A relatively new country, Djibouti gained its independence from France just 41 years ago. But despite its young age, it’s the homeland of an ancient people who have lived and roamed the countryside for centuries.
Next week, Musa, a member of the Afar ethnic people, says he will take his caravan of 10 camels to markets across Ethiopia, a journey his father and grandfather once made.
“I’ve been working in this trade since I was a child,” the 63-year-old told Al Jazeera, as the oven-hot winds lashed against his face.
“We start work early in the morning and continue extracting the salt until Dhuhr prayers (midday).

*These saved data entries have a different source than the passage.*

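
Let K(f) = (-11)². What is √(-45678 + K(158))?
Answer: I*√45557 ≈ 213.44*I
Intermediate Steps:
K(f) = 121
√(-45678 + K(158)) = √(-45678 + 121) = √(-45557) = I*√45557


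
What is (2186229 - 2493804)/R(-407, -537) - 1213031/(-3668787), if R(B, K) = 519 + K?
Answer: 125383221787/7337574 ≈ 17088.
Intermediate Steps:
(2186229 - 2493804)/R(-407, -537) - 1213031/(-3668787) = (2186229 - 2493804)/(519 - 537) - 1213031/(-3668787) = -307575/(-18) - 1213031*(-1/3668787) = -307575*(-1/18) + 1213031/3668787 = 34175/2 + 1213031/3668787 = 125383221787/7337574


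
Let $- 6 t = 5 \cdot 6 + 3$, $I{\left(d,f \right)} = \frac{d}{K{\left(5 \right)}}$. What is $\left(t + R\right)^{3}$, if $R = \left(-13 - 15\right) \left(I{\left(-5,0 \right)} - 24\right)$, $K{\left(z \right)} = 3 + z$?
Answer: $320013504$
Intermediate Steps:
$I{\left(d,f \right)} = \frac{d}{8}$ ($I{\left(d,f \right)} = \frac{d}{3 + 5} = \frac{d}{8}$)
$R = \frac{1379}{2}$ ($R = \left(-13 - 15\right) \left(\frac{1}{8} \left(-5\right) - 24\right) = - 28 \left(- \frac{5}{8} - 24\right) = \left(-28\right) \left(- \frac{197}{8}\right) = \frac{1379}{2} \approx 689.5$)
$t = - \frac{11}{2}$ ($t = - \frac{5 \cdot 6 + 3}{6} = - \frac{30 + 3}{6} = \left(- \frac{1}{6}\right) 33 = - \frac{11}{2} \approx -5.5$)
$\left(t + R\right)^{3} = \left(- \frac{11}{2} + \frac{1379}{2}\right)^{3} = 684^{3} = 320013504$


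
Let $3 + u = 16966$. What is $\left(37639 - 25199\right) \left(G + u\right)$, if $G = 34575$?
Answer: $641132720$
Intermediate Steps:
$u = 16963$ ($u = -3 + 16966 = 16963$)
$\left(37639 - 25199\right) \left(G + u\right) = \left(37639 - 25199\right) \left(34575 + 16963\right) = 12440 \cdot 51538 = 641132720$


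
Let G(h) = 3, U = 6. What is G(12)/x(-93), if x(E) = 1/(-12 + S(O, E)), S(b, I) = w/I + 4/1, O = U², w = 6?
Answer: -750/31 ≈ -24.194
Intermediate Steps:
O = 36 (O = 6² = 36)
S(b, I) = 4 + 6/I (S(b, I) = 6/I + 4/1 = 6/I + 4*1 = 6/I + 4 = 4 + 6/I)
x(E) = 1/(-8 + 6/E) (x(E) = 1/(-12 + (4 + 6/E)) = 1/(-8 + 6/E))
G(12)/x(-93) = 3/(((½)*(-93)/(3 - 4*(-93)))) = 3/(((½)*(-93)/(3 + 372))) = 3/(((½)*(-93)/375)) = 3/(((½)*(-93)*(1/375))) = 3/(-31/250) = 3*(-250/31) = -750/31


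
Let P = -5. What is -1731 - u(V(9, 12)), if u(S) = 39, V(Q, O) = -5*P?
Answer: -1770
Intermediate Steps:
V(Q, O) = 25 (V(Q, O) = -5*(-5) = 25)
-1731 - u(V(9, 12)) = -1731 - 1*39 = -1731 - 39 = -1770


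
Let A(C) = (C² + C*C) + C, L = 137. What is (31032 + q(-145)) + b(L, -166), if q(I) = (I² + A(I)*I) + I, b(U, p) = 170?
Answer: -6024143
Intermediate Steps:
A(C) = C + 2*C² (A(C) = (C² + C²) + C = 2*C² + C = C + 2*C²)
q(I) = I + I² + I²*(1 + 2*I) (q(I) = (I² + (I*(1 + 2*I))*I) + I = (I² + I²*(1 + 2*I)) + I = I + I² + I²*(1 + 2*I))
(31032 + q(-145)) + b(L, -166) = (31032 - 145*(1 - 145 - 145*(1 + 2*(-145)))) + 170 = (31032 - 145*(1 - 145 - 145*(1 - 290))) + 170 = (31032 - 145*(1 - 145 - 145*(-289))) + 170 = (31032 - 145*(1 - 145 + 41905)) + 170 = (31032 - 145*41761) + 170 = (31032 - 6055345) + 170 = -6024313 + 170 = -6024143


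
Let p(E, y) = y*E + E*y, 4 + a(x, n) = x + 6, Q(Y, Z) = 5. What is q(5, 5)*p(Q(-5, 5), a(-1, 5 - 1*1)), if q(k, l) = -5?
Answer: -50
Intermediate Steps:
a(x, n) = 2 + x (a(x, n) = -4 + (x + 6) = -4 + (6 + x) = 2 + x)
p(E, y) = 2*E*y (p(E, y) = E*y + E*y = 2*E*y)
q(5, 5)*p(Q(-5, 5), a(-1, 5 - 1*1)) = -10*5*(2 - 1) = -10*5 = -5*10 = -50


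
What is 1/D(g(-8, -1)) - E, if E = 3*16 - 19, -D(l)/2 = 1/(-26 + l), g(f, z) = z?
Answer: -31/2 ≈ -15.500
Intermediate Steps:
D(l) = -2/(-26 + l)
E = 29 (E = 48 - 19 = 29)
1/D(g(-8, -1)) - E = 1/(-2/(-26 - 1)) - 1*29 = 1/(-2/(-27)) - 29 = 1/(-2*(-1/27)) - 29 = 1/(2/27) - 29 = 27/2 - 29 = -31/2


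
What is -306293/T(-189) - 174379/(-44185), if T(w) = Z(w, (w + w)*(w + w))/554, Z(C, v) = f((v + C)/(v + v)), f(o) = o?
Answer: -2267271231269939/6671935 ≈ -3.3982e+8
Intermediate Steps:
Z(C, v) = (C + v)/(2*v) (Z(C, v) = (v + C)/(v + v) = (C + v)/((2*v)) = (C + v)*(1/(2*v)) = (C + v)/(2*v))
T(w) = (w + 4*w**2)/(4432*w**2) (T(w) = ((w + (w + w)*(w + w))/(2*(((w + w)*(w + w)))))/554 = ((w + (2*w)*(2*w))/(2*(((2*w)*(2*w)))))*(1/554) = ((w + 4*w**2)/(2*((4*w**2))))*(1/554) = ((1/(4*w**2))*(w + 4*w**2)/2)*(1/554) = ((w + 4*w**2)/(8*w**2))*(1/554) = (w + 4*w**2)/(4432*w**2))
-306293/T(-189) - 174379/(-44185) = -306293*(-837648/(1 + 4*(-189))) - 174379/(-44185) = -306293*(-837648/(1 - 756)) - 174379*(-1/44185) = -306293/((1/4432)*(-1/189)*(-755)) + 174379/44185 = -306293/755/837648 + 174379/44185 = -306293*837648/755 + 174379/44185 = -256565718864/755 + 174379/44185 = -2267271231269939/6671935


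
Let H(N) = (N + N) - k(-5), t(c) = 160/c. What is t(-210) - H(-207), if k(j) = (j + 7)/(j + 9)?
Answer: 17377/42 ≈ 413.74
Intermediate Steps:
k(j) = (7 + j)/(9 + j)
H(N) = -½ + 2*N (H(N) = (N + N) - (7 - 5)/(9 - 5) = 2*N - 2/4 = 2*N - 1*½ = 2*N - ½ = -½ + 2*N)
t(-210) - H(-207) = 160/(-210) - (-½ + 2*(-207)) = 160*(-1/210) - (-½ - 414) = -16/21 - 1*(-829/2) = -16/21 + 829/2 = 17377/42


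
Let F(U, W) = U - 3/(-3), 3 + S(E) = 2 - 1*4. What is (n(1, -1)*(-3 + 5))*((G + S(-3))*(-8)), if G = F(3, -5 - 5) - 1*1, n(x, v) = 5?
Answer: 160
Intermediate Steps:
S(E) = -5 (S(E) = -3 + (2 - 1*4) = -3 + (2 - 4) = -3 - 2 = -5)
F(U, W) = 1 + U (F(U, W) = U - 3*(-1)/3 = U - 1*(-1) = U + 1 = 1 + U)
G = 3 (G = (1 + 3) - 1*1 = 4 - 1 = 3)
(n(1, -1)*(-3 + 5))*((G + S(-3))*(-8)) = (5*(-3 + 5))*((3 - 5)*(-8)) = (5*2)*(-2*(-8)) = 10*16 = 160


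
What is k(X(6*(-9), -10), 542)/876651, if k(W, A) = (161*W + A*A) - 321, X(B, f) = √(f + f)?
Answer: 293443/876651 + 322*I*√5/876651 ≈ 0.33473 + 0.00082132*I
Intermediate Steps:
X(B, f) = √2*√f (X(B, f) = √(2*f) = √2*√f)
k(W, A) = -321 + A² + 161*W (k(W, A) = (161*W + A²) - 321 = (A² + 161*W) - 321 = -321 + A² + 161*W)
k(X(6*(-9), -10), 542)/876651 = (-321 + 542² + 161*(√2*√(-10)))/876651 = (-321 + 293764 + 161*(√2*(I*√10)))*(1/876651) = (-321 + 293764 + 161*(2*I*√5))*(1/876651) = (-321 + 293764 + 322*I*√5)*(1/876651) = (293443 + 322*I*√5)*(1/876651) = 293443/876651 + 322*I*√5/876651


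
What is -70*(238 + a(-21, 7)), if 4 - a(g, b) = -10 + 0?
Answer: -17640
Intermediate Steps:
a(g, b) = 14 (a(g, b) = 4 - (-10 + 0) = 4 - 1*(-10) = 4 + 10 = 14)
-70*(238 + a(-21, 7)) = -70*(238 + 14) = -70*252 = -17640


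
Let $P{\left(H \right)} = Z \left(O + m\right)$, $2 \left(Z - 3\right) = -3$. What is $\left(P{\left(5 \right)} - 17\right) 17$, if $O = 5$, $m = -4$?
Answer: $- \frac{527}{2} \approx -263.5$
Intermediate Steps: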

“Whenever the tourists happen to visit, we come back (to the stalls on the shore) and sell them whatever we can to provide food and water for our families”.
According to Musa, each of his camels will be carrying up to 150kg of the “white gold” for sale in Ethiopia.

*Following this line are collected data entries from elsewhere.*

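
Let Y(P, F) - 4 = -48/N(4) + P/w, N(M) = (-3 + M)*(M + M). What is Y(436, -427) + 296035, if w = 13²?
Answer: 50030013/169 ≈ 2.9604e+5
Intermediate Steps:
w = 169
N(M) = 2*M*(-3 + M) (N(M) = (-3 + M)*(2*M) = 2*M*(-3 + M))
Y(P, F) = -2 + P/169 (Y(P, F) = 4 + (-48*1/(8*(-3 + 4)) + P/169) = 4 + (-48/(2*4*1) + P*(1/169)) = 4 + (-48/8 + P/169) = 4 + (-48*⅛ + P/169) = 4 + (-6 + P/169) = -2 + P/169)
Y(436, -427) + 296035 = (-2 + (1/169)*436) + 296035 = (-2 + 436/169) + 296035 = 98/169 + 296035 = 50030013/169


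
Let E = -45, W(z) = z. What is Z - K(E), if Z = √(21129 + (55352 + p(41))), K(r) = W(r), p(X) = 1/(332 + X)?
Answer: 45 + √10640725422/373 ≈ 321.55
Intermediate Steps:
K(r) = r
Z = √10640725422/373 (Z = √(21129 + (55352 + 1/(332 + 41))) = √(21129 + (55352 + 1/373)) = √(21129 + 20646297/373) = √(28527414/373) = √10640725422/373 ≈ 276.55)
Z - K(E) = √10640725422/373 - 1*(-45) = √10640725422/373 + 45 = 45 + √10640725422/373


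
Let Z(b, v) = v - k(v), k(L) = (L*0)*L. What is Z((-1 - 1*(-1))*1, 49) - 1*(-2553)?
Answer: 2602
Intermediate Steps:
k(L) = 0 (k(L) = 0*L = 0)
Z(b, v) = v (Z(b, v) = v - 1*0 = v + 0 = v)
Z((-1 - 1*(-1))*1, 49) - 1*(-2553) = 49 - 1*(-2553) = 49 + 2553 = 2602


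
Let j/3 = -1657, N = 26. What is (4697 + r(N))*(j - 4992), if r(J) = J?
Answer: -47055249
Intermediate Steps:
j = -4971 (j = 3*(-1657) = -4971)
(4697 + r(N))*(j - 4992) = (4697 + 26)*(-4971 - 4992) = 4723*(-9963) = -47055249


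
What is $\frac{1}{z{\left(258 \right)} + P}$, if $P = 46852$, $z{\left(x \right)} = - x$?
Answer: $\frac{1}{46594} \approx 2.1462 \cdot 10^{-5}$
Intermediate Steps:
$\frac{1}{z{\left(258 \right)} + P} = \frac{1}{\left(-1\right) 258 + 46852} = \frac{1}{-258 + 46852} = \frac{1}{46594}$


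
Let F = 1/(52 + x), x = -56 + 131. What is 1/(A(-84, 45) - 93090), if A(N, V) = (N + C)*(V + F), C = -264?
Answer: -127/13811598 ≈ -9.1952e-6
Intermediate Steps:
x = 75
F = 1/127 (F = 1/(52 + 75) = 1/127 ≈ 0.0078740)
A(N, V) = (-264 + N)*(1/127 + V) (A(N, V) = (N - 264)*(V + 1/127) = (-264 + N)*(1/127 + V))
1/(A(-84, 45) - 93090) = 1/((-264/127 - 264*45 + (1/127)*(-84) - 84*45) - 93090) = 1/((-264/127 - 11880 - 84/127 - 3780) - 93090) = 1/(-1989168/127 - 93090) = 1/(-13811598/127) = -127/13811598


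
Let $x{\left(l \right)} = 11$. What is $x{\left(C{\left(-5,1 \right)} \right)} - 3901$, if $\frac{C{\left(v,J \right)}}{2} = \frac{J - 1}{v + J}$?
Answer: $-3890$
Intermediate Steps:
$C{\left(v,J \right)} = \frac{2 \left(-1 + J\right)}{J + v}$ ($C{\left(v,J \right)} = 2 \frac{J - 1}{v + J} = 2 \frac{-1 + J}{J + v} = \frac{2 \left(-1 + J\right)}{J + v}$)
$x{\left(C{\left(-5,1 \right)} \right)} - 3901 = 11 - 3901 = -3890$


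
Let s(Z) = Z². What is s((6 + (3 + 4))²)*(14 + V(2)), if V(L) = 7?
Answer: 599781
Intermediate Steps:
s((6 + (3 + 4))²)*(14 + V(2)) = ((6 + (3 + 4))²)²*(14 + 7) = ((6 + 7)²)²*21 = (13²)²*21 = 169²*21 = 28561*21 = 599781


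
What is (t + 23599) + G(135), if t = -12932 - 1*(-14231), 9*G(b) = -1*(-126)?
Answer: 24912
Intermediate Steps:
G(b) = 14 (G(b) = (-1*(-126))/9 = (⅑)*126 = 14)
t = 1299 (t = -12932 + 14231 = 1299)
(t + 23599) + G(135) = (1299 + 23599) + 14 = 24898 + 14 = 24912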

The journey could take up to five weeks and will see the caravan make at least four stops – first in Debyie, then Barkato, Balhou, and finally Aile Da-ar.
If all goes well, a top-grade slab weighing 25kg will fetch around 10 Ethiopian birr, around $0.40.

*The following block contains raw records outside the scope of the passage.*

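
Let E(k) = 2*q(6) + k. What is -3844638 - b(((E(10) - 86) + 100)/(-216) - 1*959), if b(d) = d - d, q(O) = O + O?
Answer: -3844638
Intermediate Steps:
q(O) = 2*O
E(k) = 24 + k (E(k) = 2*(2*6) + k = 2*12 + k = 24 + k)
b(d) = 0
-3844638 - b(((E(10) - 86) + 100)/(-216) - 1*959) = -3844638 - 1*0 = -3844638 + 0 = -3844638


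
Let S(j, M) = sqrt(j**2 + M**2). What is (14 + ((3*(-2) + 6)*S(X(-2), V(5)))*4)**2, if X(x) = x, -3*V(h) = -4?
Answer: 196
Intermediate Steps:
V(h) = 4/3 (V(h) = -1/3*(-4) = 4/3)
S(j, M) = sqrt(M**2 + j**2)
(14 + ((3*(-2) + 6)*S(X(-2), V(5)))*4)**2 = (14 + ((3*(-2) + 6)*sqrt((4/3)**2 + (-2)**2))*4)**2 = (14 + ((-6 + 6)*sqrt(16/9 + 4))*4)**2 = (14 + (0*sqrt(52/9))*4)**2 = (14 + (0*(2*sqrt(13)/3))*4)**2 = (14 + 0*4)**2 = (14 + 0)**2 = 14**2 = 196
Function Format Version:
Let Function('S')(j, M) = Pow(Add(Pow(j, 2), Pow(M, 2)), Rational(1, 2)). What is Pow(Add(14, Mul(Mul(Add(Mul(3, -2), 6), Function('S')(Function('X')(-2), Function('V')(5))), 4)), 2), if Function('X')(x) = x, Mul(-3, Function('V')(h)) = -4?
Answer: 196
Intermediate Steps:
Function('V')(h) = Rational(4, 3) (Function('V')(h) = Mul(Rational(-1, 3), -4) = Rational(4, 3))
Function('S')(j, M) = Pow(Add(Pow(M, 2), Pow(j, 2)), Rational(1, 2))
Pow(Add(14, Mul(Mul(Add(Mul(3, -2), 6), Function('S')(Function('X')(-2), Function('V')(5))), 4)), 2) = Pow(Add(14, Mul(Mul(Add(Mul(3, -2), 6), Pow(Add(Pow(Rational(4, 3), 2), Pow(-2, 2)), Rational(1, 2))), 4)), 2) = Pow(Add(14, Mul(Mul(Add(-6, 6), Pow(Add(Rational(16, 9), 4), Rational(1, 2))), 4)), 2) = Pow(Add(14, Mul(Mul(0, Pow(Rational(52, 9), Rational(1, 2))), 4)), 2) = Pow(Add(14, Mul(Mul(0, Mul(Rational(2, 3), Pow(13, Rational(1, 2)))), 4)), 2) = Pow(Add(14, Mul(0, 4)), 2) = Pow(Add(14, 0), 2) = Pow(14, 2) = 196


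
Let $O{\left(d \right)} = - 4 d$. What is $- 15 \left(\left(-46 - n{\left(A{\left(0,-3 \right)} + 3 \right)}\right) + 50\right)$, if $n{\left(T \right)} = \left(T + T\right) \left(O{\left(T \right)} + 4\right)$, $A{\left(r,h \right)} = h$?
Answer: $-60$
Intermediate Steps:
$n{\left(T \right)} = 2 T \left(4 - 4 T\right)$ ($n{\left(T \right)} = \left(T + T\right) \left(- 4 T + 4\right) = 2 T \left(4 - 4 T\right)$)
$- 15 \left(\left(-46 - n{\left(A{\left(0,-3 \right)} + 3 \right)}\right) + 50\right) = - 15 \left(\left(-46 - 8 \left(-3 + 3\right) \left(1 - \left(-3 + 3\right)\right)\right) + 50\right) = - 15 \left(\left(-46 - 8 \cdot 0 \left(1 - 0\right)\right) + 50\right) = - 15 \left(\left(-46 - 8 \cdot 0 \left(1 + 0\right)\right) + 50\right) = - 15 \left(\left(-46 - 8 \cdot 0 \cdot 1\right) + 50\right) = - 15 \left(\left(-46 - 0\right) + 50\right) = - 15 \left(\left(-46 + 0\right) + 50\right) = - 15 \left(-46 + 50\right) = \left(-15\right) 4 = -60$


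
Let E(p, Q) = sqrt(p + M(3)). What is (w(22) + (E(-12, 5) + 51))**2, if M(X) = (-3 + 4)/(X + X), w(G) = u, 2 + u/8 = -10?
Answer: (270 - I*sqrt(426))**2/36 ≈ 2013.2 - 309.6*I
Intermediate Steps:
u = -96 (u = -16 + 8*(-10) = -16 - 80 = -96)
w(G) = -96
M(X) = 1/(2*X)
E(p, Q) = sqrt(1/6 + p) (E(p, Q) = sqrt(p + (1/2)/3) = sqrt(p + (1/2)*(1/3)) = sqrt(p + 1/6) = sqrt(1/6 + p))
(w(22) + (E(-12, 5) + 51))**2 = (-96 + (sqrt(6 + 36*(-12))/6 + 51))**2 = (-96 + (sqrt(6 - 432)/6 + 51))**2 = (-96 + (sqrt(-426)/6 + 51))**2 = (-96 + ((I*sqrt(426))/6 + 51))**2 = (-96 + (I*sqrt(426)/6 + 51))**2 = (-96 + (51 + I*sqrt(426)/6))**2 = (-45 + I*sqrt(426)/6)**2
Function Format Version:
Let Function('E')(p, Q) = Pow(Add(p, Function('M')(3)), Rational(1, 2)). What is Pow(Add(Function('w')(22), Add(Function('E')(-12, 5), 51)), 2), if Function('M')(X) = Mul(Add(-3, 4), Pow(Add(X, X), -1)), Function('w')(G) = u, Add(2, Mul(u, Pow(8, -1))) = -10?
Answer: Mul(Rational(1, 36), Pow(Add(270, Mul(-1, I, Pow(426, Rational(1, 2)))), 2)) ≈ Add(2013.2, Mul(-309.60, I))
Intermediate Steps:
u = -96 (u = Add(-16, Mul(8, -10)) = Add(-16, -80) = -96)
Function('w')(G) = -96
Function('M')(X) = Mul(Rational(1, 2), Pow(X, -1)) (Function('M')(X) = Mul(1, Pow(Mul(2, X), -1)) = Mul(1, Mul(Rational(1, 2), Pow(X, -1))) = Mul(Rational(1, 2), Pow(X, -1)))
Function('E')(p, Q) = Pow(Add(Rational(1, 6), p), Rational(1, 2)) (Function('E')(p, Q) = Pow(Add(p, Mul(Rational(1, 2), Pow(3, -1))), Rational(1, 2)) = Pow(Add(p, Mul(Rational(1, 2), Rational(1, 3))), Rational(1, 2)) = Pow(Add(p, Rational(1, 6)), Rational(1, 2)) = Pow(Add(Rational(1, 6), p), Rational(1, 2)))
Pow(Add(Function('w')(22), Add(Function('E')(-12, 5), 51)), 2) = Pow(Add(-96, Add(Mul(Rational(1, 6), Pow(Add(6, Mul(36, -12)), Rational(1, 2))), 51)), 2) = Pow(Add(-96, Add(Mul(Rational(1, 6), Pow(Add(6, -432), Rational(1, 2))), 51)), 2) = Pow(Add(-96, Add(Mul(Rational(1, 6), Pow(-426, Rational(1, 2))), 51)), 2) = Pow(Add(-96, Add(Mul(Rational(1, 6), Mul(I, Pow(426, Rational(1, 2)))), 51)), 2) = Pow(Add(-96, Add(Mul(Rational(1, 6), I, Pow(426, Rational(1, 2))), 51)), 2) = Pow(Add(-96, Add(51, Mul(Rational(1, 6), I, Pow(426, Rational(1, 2))))), 2) = Pow(Add(-45, Mul(Rational(1, 6), I, Pow(426, Rational(1, 2)))), 2)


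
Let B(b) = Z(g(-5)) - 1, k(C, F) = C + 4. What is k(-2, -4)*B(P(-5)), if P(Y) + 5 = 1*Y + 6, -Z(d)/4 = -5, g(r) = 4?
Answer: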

With each camel carrying around $2.40 worth of salt, the entire caravan could make more than $20 – with his share enough to last his family of three more than a fortnight.
According to Musa, what sets his salt apart from the “white gold” found in Ethiopia’s northeastern Danakil Depression is the quality.
Lake Assal has an average salt concentration of 34 percent, making it nearly 10 times saltier than seawater.
At 155 metres below sea level, Assal is also the lowest point in Africa and the third lowest point in the world after the Sea of Galilee and the Dead Sea.
Wade into the waters, Musa says, and you’ll also find something, which can’t be found any anywhere else in the world – perfect spheres of salt.
Depending on the wind, each segment of the Lake’s shore produces its own shape and size, he says.
The spheres are formed entirely by nature when tiny crystals get glued together and roll around on the seabed. They slowly snowball before whittling and polishing themselves into perfect spheres.
Families work together, he says, with men wading deep into the lake to get the salt.
Later, the women hand sort the spheres by size, which can vary in size from caviar eggs to small peaches.
Musa says while the trade is relatively unknown in the west, Assal’s salt has not escaped the attention of Chinese mining companies.
With more than six million tonnes of salt being deposited in the area every year, and the thickness of Assal’s crust varying between 20 and 80 metres, a Chinese-funded industrial plant has started work. The government has also tabled the Lake Assal Salt Project to further commodify the lake.
But today, most of Musa’s daily business comes from tourists or the thousands of foreigners stationed at the United States’s, Chinese, Japanese, and French military bases in Djibouti.
“I’m flying back in a couple of weeks and my wife told me to bring back some novelty items,” said Carl, one of 4,000 Americans stationed at Camp Lemonnier.
“So the first place I thought of was here.
“I doubt my wife will use the salt to cook with but it sure will make for a good gift.”
A railway being built from Djibouti to Ethiopia has also raised fears that in the near future the traditional camel caravan route could be rendered obsolete.
But until then, Afar miners like Musa say they’ll continue their tough way of life, hacking away at the ground and eking out a living from this desolate stretch of salt.